Scenes from Silver Creek: The Pool
There was no public pool in Silver Creek and I never know anybody who had one well enough to get invited to their house. We also lacked the old swimming hole, a nearby lake, or anyplace else to take a dip. Silver Creek had stopped being much of a creek long before there was any real town. But Tiny Muddy Gulch Out By the Burger King is a bad name for a town.
But there was a pool at the high school, just down the block from where we lived. We lived so close that I could be scrambling into clothes in my room, hear the 10 minute warning bell for first period, and still make it class on time. And on hot summer nights, when I slept with my window open, I could hear the boing-clunk of the high dive as someone braver than I climbed the fence and went for a swim.
There was a 15-high foot wall around the pool, topped with about another 6 feet of chain link fence. But the design of the wall had this diagonal pillars that were perfect for scrambling up, like walking up a tilted palm tree for the cocoanuts above. So you scrambled up on the side where the chain link met the side of the boy’s gym, crawled under the bit someone had cut out years ago, and hopped down onto to bleachers.
When I was a kid I would dream about that pool. Apparently I had very dull dreams as a child. But I invested it with all the glories of every poolside oasis you can imagine. Why I thought a high school pool had lounge chairs beach balls, I have no clue. But it my small-town mind it seemed so enticing. And so daring to sneak in.
Imagine my disappointment freshman year when I saw it was just an ugly L-shaped pool surrounded by cracked concrete and smelling highly of chlorine that always needed to be changed. The high dive, however, was infinitely higher in person. Terrifyingly high. Empire State Building High. It would be impossible for anyone to go off that thing and live. You’d have to be Evel Kinevel.
For four years of high school I endured freezing first period swims when the pool hadn’t been heated all weekend. I shivered in the lukewarm showers after. I ran to second period with wet hair, smelling all bleachy from the pool. And I never went off the high dive. Me? No way. In spite of rampaging hormones and my perpetual lack of a boyfriend, I didn’t have a death wish. Oh sure I’d seen people dive and live. But they were miraculous people. Cheerleaders. Football players. Girls with breasts. Boys without acne. The kind of kids who always run out of pages in their yearbooks for people to sign. The indestructibles.
But I was a fringe kid, and fringe kids are always delicate. We do not survive jumps off the high dive. I know, because my mother, the Queen of Doom, told me. “Don’t jump off the high dive, it’ll kill you.” Gee, thanks mom. Way to boost the confidence there.
Of course in my senior year, emboldened by a stole bottle of Boone’s Farm Apple Wine and egged on by my best friends, I clambered up the slanted pillars, climbed under the fence, jumped onto the bleachers, walked with trembling legs to the high dive and started up the ladder.
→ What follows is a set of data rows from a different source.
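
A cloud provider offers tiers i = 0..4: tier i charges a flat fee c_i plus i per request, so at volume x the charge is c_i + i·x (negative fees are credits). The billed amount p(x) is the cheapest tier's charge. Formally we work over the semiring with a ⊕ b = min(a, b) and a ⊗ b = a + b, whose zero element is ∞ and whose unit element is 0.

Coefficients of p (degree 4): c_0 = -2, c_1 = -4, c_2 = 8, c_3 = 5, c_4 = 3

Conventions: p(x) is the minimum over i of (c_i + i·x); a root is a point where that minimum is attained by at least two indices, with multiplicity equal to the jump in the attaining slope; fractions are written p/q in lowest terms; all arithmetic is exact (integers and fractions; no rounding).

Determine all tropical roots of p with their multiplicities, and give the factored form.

hull edge (i=0, c=-2) to (i=1, c=-4): slope -2, span 1
hull edge (i=1, c=-4) to (i=4, c=3): slope 7/3, span 3
Factored form: p(x) = 3 ⊗ (x ⊕ (-7/3)) ⊗ (x ⊕ (-7/3)) ⊗ (x ⊕ (-7/3)) ⊗ (x ⊕ 2)
Answer: roots = -7/3 (mult 3), 2 (mult 1)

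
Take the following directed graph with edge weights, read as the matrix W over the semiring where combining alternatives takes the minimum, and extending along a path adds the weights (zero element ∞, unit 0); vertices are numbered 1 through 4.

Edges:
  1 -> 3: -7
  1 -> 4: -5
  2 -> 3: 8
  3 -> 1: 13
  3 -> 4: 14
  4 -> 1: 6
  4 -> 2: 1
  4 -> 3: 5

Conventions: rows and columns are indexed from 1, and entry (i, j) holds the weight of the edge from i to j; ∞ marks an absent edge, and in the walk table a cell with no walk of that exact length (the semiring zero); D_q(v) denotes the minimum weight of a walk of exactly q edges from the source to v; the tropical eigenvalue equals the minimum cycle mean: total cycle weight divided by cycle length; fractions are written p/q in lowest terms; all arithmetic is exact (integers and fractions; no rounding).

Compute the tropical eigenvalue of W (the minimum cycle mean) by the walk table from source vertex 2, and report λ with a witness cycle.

q=0: [∞, 0, ∞, ∞]
q=1: [∞, ∞, 8, ∞]
q=2: [21, ∞, ∞, 22]
q=3: [28, 23, 14, 16]
q=4: [22, 17, 21, 23]
Optimal cycle mean attained by: cycle 1->4->1, total (-5) + 6, length 2.
Answer: λ = 1/2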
I climbed for a month and a half. And then I stood there for another month and a half. Babies were conceived in the time I stood there. We got a new mayor. I grew my hair out a full 2 inches. My friends went away to college and got majors.
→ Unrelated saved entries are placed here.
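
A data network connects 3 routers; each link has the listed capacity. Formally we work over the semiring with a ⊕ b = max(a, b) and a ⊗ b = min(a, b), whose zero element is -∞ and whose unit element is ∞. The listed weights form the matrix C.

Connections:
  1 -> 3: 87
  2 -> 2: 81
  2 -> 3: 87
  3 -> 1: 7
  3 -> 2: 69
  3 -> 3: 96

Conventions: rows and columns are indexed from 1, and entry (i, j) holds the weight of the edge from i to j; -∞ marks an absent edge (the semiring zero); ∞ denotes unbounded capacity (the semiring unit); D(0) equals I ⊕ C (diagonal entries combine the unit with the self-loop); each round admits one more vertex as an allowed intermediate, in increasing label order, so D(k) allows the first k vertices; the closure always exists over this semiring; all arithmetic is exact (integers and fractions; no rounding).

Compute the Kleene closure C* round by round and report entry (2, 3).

D(0):
  [∞, -∞, 87]
  [-∞, ∞, 87]
  [7, 69, ∞]
D(1):
  [∞, -∞, 87]
  [-∞, ∞, 87]
  [7, 69, ∞]
D(2):
  [∞, -∞, 87]
  [-∞, ∞, 87]
  [7, 69, ∞]
D(3):
  [∞, 69, 87]
  [7, ∞, 87]
  [7, 69, ∞]
Answer: C*[2][3] = 87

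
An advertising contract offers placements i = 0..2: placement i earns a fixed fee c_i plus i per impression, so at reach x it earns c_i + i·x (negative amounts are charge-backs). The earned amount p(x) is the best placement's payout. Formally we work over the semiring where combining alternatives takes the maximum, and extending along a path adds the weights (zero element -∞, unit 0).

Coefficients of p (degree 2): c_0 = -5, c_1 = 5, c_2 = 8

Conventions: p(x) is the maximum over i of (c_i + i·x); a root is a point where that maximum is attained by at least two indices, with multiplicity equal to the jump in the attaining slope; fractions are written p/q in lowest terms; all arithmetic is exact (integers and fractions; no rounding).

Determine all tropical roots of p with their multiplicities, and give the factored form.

hull edge (i=0, c=-5) to (i=1, c=5): slope 10, span 1
hull edge (i=1, c=5) to (i=2, c=8): slope 3, span 1
Factored form: p(x) = 8 ⊗ (x ⊕ (-10)) ⊗ (x ⊕ (-3))
Answer: roots = -10 (mult 1), -3 (mult 1)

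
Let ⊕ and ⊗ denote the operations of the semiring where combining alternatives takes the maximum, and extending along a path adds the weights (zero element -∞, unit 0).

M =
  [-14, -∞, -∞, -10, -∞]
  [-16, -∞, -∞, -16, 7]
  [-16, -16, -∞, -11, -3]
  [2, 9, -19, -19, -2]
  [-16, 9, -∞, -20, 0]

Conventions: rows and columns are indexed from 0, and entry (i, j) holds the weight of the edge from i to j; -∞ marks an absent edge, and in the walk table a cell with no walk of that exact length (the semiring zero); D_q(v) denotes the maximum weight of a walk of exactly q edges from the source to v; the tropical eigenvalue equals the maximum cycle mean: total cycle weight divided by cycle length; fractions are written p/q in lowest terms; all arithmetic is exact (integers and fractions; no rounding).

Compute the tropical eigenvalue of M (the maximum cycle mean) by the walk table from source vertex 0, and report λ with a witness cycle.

q=0: [0, -∞, -∞, -∞, -∞]
q=1: [-14, -∞, -∞, -10, -∞]
q=2: [-8, -1, -29, -24, -12]
q=3: [-17, -3, -43, -17, 6]
q=4: [-10, 15, -36, -14, 6]
q=5: [-1, 15, -33, -1, 22]
Optimal cycle mean attained by: cycle 1->4->1, total 7 + 9, length 2.
Answer: λ = 8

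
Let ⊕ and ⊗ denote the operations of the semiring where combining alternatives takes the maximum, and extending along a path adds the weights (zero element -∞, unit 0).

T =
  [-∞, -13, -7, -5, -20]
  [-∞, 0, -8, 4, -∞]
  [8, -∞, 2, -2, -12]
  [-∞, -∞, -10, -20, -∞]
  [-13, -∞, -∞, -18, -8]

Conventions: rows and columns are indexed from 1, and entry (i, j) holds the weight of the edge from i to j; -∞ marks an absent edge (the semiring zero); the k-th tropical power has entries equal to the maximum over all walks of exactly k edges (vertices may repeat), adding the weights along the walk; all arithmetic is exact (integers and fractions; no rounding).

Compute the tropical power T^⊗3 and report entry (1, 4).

T^⊗2:
  [1, -13, -5, -9, -19]
  [0, 0, -6, 4, -20]
  [10, -5, 4, 3, -10]
  [-2, -∞, -8, -12, -22]
  [-21, -26, -20, -18, -16]
T^⊗3:
  [3, -12, -3, -4, -17]
  [2, 0, -4, 4, -18]
  [12, -3, 6, 5, -8]
  [0, -15, -6, -7, -20]
  [-12, -26, -18, -22, -24]
Key observation: the optimum is the walk 1->3->1->4, with weight (-7) + 8 + (-5) = -4.
Optimal value attained by: walk 1->3->1->4.
Answer: (T^⊗3)[1][4] = -4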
You could see my house from up there, which made it worse. I knew it was too far to my mom to see any features on the fool kid about to drown herself. But with mom radar, I couldn’t be entire sure that she was’t aware. Stupidly, I waved. Like what? I thought th chimney might bow down and bless my last stupid act on the planet. I a\imagined the police and maybe a clergyperson or two coming to break the news. Mom clutching her apron and weeping into the Kleenex she always had up her sleeve; her paroxysms of grief lessened by her ability to add “I told her if she went off the high dive she’d die and I was right! Wasn’t I right? I’m right and she’s dead.” Great fun for her, no so much for everyone listening to. Meanwhile my dad would wander vaguely around the house, looking at family photos in the hopes of putting a face to this supposedly thoughtless dead daughter that he cannot quite, at this minute, picture.
But, alas, the joyous speculation about how my funreal goal (I really wanted a horse and carriage) I knew I had to do something and do it soon. Why? Because I really needed to pee and I was determined NOT to climb down that ladder,. That struck me as the nadir of loserville, climbing up Everest and then come slinking down the ladder of shame while your friends laugh and snap Polaroids that prove you wussied out.
So I stood for a couple of minutes more. Our country invaded some other country. My friends in college had already graduation and had two kids I’d hope one was name after me so that at least my would be remembered,
I took a my last huge lunful of sweet, well chlorieney, air walked with as much bravado as 17 year old can muster, and jumped.
And, what do you know? Mom was wrong.